Media business revenue was $6.2 billion, which is relatively stable compared to the same period last year.

The soft ad market continued to take a backseat, with native ad revenue falling nearly 5% to $2.03 billion. The local advertising decline was mainly due to lower revenue at NBCUniversal’s TV networks, which was partially offset by a jump in Peacock revenue.

NBCUniversal said it recently wrapped up its upfronts — the industry’s annual bid to advertisers for the upcoming TV season — with total cash commitments roughly the last year, their highest payments to date. The company reportedly has $7 billion in pre-commitments in 2022.

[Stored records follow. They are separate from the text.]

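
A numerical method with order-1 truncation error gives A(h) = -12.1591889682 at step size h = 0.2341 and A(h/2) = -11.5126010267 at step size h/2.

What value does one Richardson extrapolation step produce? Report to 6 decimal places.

Method order is 1; weight 2^1 = 2.
A(h/2) − A(h) = -11.5126010267 − (-12.1591889682) = 0.6465879415
Correction (A(h/2) − A(h))/(2 − 1) = 0.6465879415/1 = 0.6465879415
R = -11.5126010267 + 0.6465879415 = -10.8660130852

-10.866013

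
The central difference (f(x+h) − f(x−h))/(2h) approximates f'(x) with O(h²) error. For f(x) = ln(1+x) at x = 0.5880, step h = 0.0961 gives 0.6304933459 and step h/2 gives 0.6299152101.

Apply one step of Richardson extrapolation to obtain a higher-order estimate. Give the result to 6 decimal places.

0.629722

The method has order 2: 2^2 = 4.
4×0.6299152101 − 0.6304933459 = 1.8891674945
Denominator 4 − 1 = 3.
So the Richardson estimate is 0.6297224982.
Shift from A(h/2): −0.0001927119.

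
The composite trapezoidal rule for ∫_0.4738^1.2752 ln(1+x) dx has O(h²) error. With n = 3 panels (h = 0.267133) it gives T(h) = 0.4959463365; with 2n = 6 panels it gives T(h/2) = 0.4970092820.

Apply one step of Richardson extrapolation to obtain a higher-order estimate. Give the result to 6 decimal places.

With r = 2 the leading error scales as h^2, so the weight is 2^2 = 4.
4 × 0.4970092820 = 1.9880371280; subtract 0.4959463365 → 1.4920907915
Denominator 4 − 1 = 3.
So the Richardson estimate is 0.4973635972.
Gap between inputs: 1.063e-03; correction applied: +0.0003543152.

0.497364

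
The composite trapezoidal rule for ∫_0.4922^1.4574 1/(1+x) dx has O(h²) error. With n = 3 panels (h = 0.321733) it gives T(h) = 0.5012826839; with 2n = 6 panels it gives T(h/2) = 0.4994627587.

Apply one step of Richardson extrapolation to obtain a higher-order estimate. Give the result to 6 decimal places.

0.498856

With r = 2 the leading error scales as h^2, so the weight is 2^2 = 4.
4·0.4994627587 = 1.9978510348; subtract 0.5012826839 → 1.4965683509
Extrapolated: 1.4965683509 / 3 = 0.4988561170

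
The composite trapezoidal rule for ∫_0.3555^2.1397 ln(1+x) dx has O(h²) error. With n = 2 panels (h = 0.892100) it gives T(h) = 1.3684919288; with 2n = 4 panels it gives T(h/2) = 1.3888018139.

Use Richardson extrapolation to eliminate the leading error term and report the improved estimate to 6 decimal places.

1.395572

With r = 2 the leading error scales as h^2, so the weight is 2^2 = 4.
Difference of the inputs: 1.3888018139 − 1.3684919288 = 0.0203098851
Divide by 2^2 − 1 = 3: 0.0203098851/3 = 0.0067699617
R = A(h/2) + (A(h/2) − A(h))/3 = 1.3888018139 + 0.0067699617 = 1.3955717756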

Revenue from the studio business was down about 1% year-over-year to $3.09 billion, although theater revenue was boosted by box office hits “The Super Mario Bros. Movie” and “Fast X.”

Comcast boasted that it was second in box office revenue this year. Cavanagh capped the last release of the critically acclaimed Oppenheimer, which grossed more than $82 million in its opening weekend.

NBCUniversal’s theme parks segment has continued to rally since the shutdowns and restrictions earlier in the pandemic, with revenue up 22% to $2.21 billion for the period.

A key driver was the opening of Super Nintendo World at Universal’s Hollywood park, along with growth at parks in Beijing and Japan. Its operations in Orlando, Florida, generated less revenue. Disney’s Orlando theme parks have recently seen a slowdown in traffic amid rising ticket prices.

Disclosure: Comcast is owned by NBCUniversal, the parent company of CNBC.